Envueltos en estos fragmentos de lengua afectiva corrupta, entre restos de basura, deshechos industriales y escombros, con toda la muerte al aire, los cuerpos salvajemente apuñalados, mutilados, eviscerados, chamuscados, con los pezones y el sexo desgarrados a mordiscones, “como si un perro callejero se la hubiera intentado comer” (577), yacen insepultos en tierras baldías no siempre despobladas. Muchas veces los cuerpos quedan a la vista de todos, para que fueran encontrados lo antes posible—sospecha alguien (657), como si el poder tuviera la necesidad constante de producir y exhibir la desnudez para aterrorizarnos y preservar las jerarquías, mostrando la vida al borde de la miseria y el peligro. 

Pero la vida es más potente que la desnudez. Asumir la desnudez como representación de la vida, ¿no significa confundir la naturaleza del sujeto con la del poder que lo deja desnudo e impotente? Se trata en todo caso de una desnudez impuesta, forzada, infligida por un poder de hacer vivir y dejar morir que crea y refuerza las condiciones de vulnerabilidad, inseguridad e indefensión en las que viven y desaparecen las obreras de Santa Teresa (“El monstruo político”). 
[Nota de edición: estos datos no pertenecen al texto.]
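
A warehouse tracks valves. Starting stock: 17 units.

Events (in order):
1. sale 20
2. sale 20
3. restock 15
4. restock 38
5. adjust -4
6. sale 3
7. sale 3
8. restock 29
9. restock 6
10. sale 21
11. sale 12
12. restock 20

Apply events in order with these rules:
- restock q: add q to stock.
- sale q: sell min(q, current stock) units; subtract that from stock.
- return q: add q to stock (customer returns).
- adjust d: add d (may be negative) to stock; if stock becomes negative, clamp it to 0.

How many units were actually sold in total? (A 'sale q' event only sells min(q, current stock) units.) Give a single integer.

Processing events:
Start: stock = 17
  Event 1 (sale 20): sell min(20,17)=17. stock: 17 - 17 = 0. total_sold = 17
  Event 2 (sale 20): sell min(20,0)=0. stock: 0 - 0 = 0. total_sold = 17
  Event 3 (restock 15): 0 + 15 = 15
  Event 4 (restock 38): 15 + 38 = 53
  Event 5 (adjust -4): 53 + -4 = 49
  Event 6 (sale 3): sell min(3,49)=3. stock: 49 - 3 = 46. total_sold = 20
  Event 7 (sale 3): sell min(3,46)=3. stock: 46 - 3 = 43. total_sold = 23
  Event 8 (restock 29): 43 + 29 = 72
  Event 9 (restock 6): 72 + 6 = 78
  Event 10 (sale 21): sell min(21,78)=21. stock: 78 - 21 = 57. total_sold = 44
  Event 11 (sale 12): sell min(12,57)=12. stock: 57 - 12 = 45. total_sold = 56
  Event 12 (restock 20): 45 + 20 = 65
Final: stock = 65, total_sold = 56

Answer: 56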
Al temor de morir, las operarias, camareras, enfermeras, prostitutas y estudiantes de Santa Teresa oponen la vitalidad y la potencia de un antagonismo difuso que interrumpe la normativización absoluta de la vida. La violenta extensión del capitalismo a la totalidad de lo viviente, su acecho y explotación de la potencia de creación y transformación de los cuerpos, es una reacción a un deseo de vida previo al poder que busca capturarlo. Se trata de un deseo que no puede ser reprimido, un exceso de vida que salta por encima de las identificaciones que sujetan un cuerpo a un rol. Una de las víctimas había sido en vida “pura voluntad, pura explosión, puro deseo de placer”, pura expresión de potencia (740). Otras tenían planes para el futuro: querían estudiar computación o aprender inglés para no quedarse toda la vida trabajando en la maquiladora (585, 579). Otras habían sido despedidas porque habían intentado organizar un sindicato (721), se organizan en grupos de protesta contra la violencia o arremeten a golpes de puño contra un vecino golpeador (523). De un modo u otro, la vida se multiplicaba alrededor suyo, creando espacios de circulación y autonomía donde el deseo es soberano, lo que significa "no deberle nada a nadie, ni tener que dar explicaciones de nada a nadie" (740). 

Muchas de las trabajadoras asesinadas murieron anónimamente, sin que nadie reclame sus cadáveres ni las eche en falta. Acababan de llegar a Santa Teresa en busca de trabajo en las maquiladoras o tratando de pasar al lado norteamericano, siguiendo flujos de cuerpos y cosas que circulan a través de fronteras que son umbrales biopolíticos antes que líneas de demarcación geográfica. Fueron forzadas a desplazarse, pero viajan llenas de vida y de posibilidades, de afectos y deseos, como una necesidad que se abre a nuevos horizontes. Pero sobre todo, representan un éxodo respecto del rol tradicional de mujer, trazando sobre lo real líneas de desujetamiento y de cambio que son, al mismo tiempo, una experimentación con la materialidad del cuerpo y los límites de la vida. “¿Para qué queremos un hombre”—afirma una de las jóvenes obreras—“si nosotras solas ya trabajamos y nos ganamos nuestro sueldo y somos independientes?” (586). ¿Epidemia de ginefobia? ¿O qué nombre tendrá el horror al cuerpo como lugar de afirmación, soberanía y placer? A la producción de sujetos por parte del poder, a la completa colonización de la vida, las mujeres que matan en 2666 opusieron una producción de subjetividad a partir de la vida misma, del trabajo, del lenguaje, de la cooperación, del cuerpo y la sexualidad. Son la comunidad de los que no tienen comunidad. Un corpus del delito de mujeres que matan porque son peligrosas.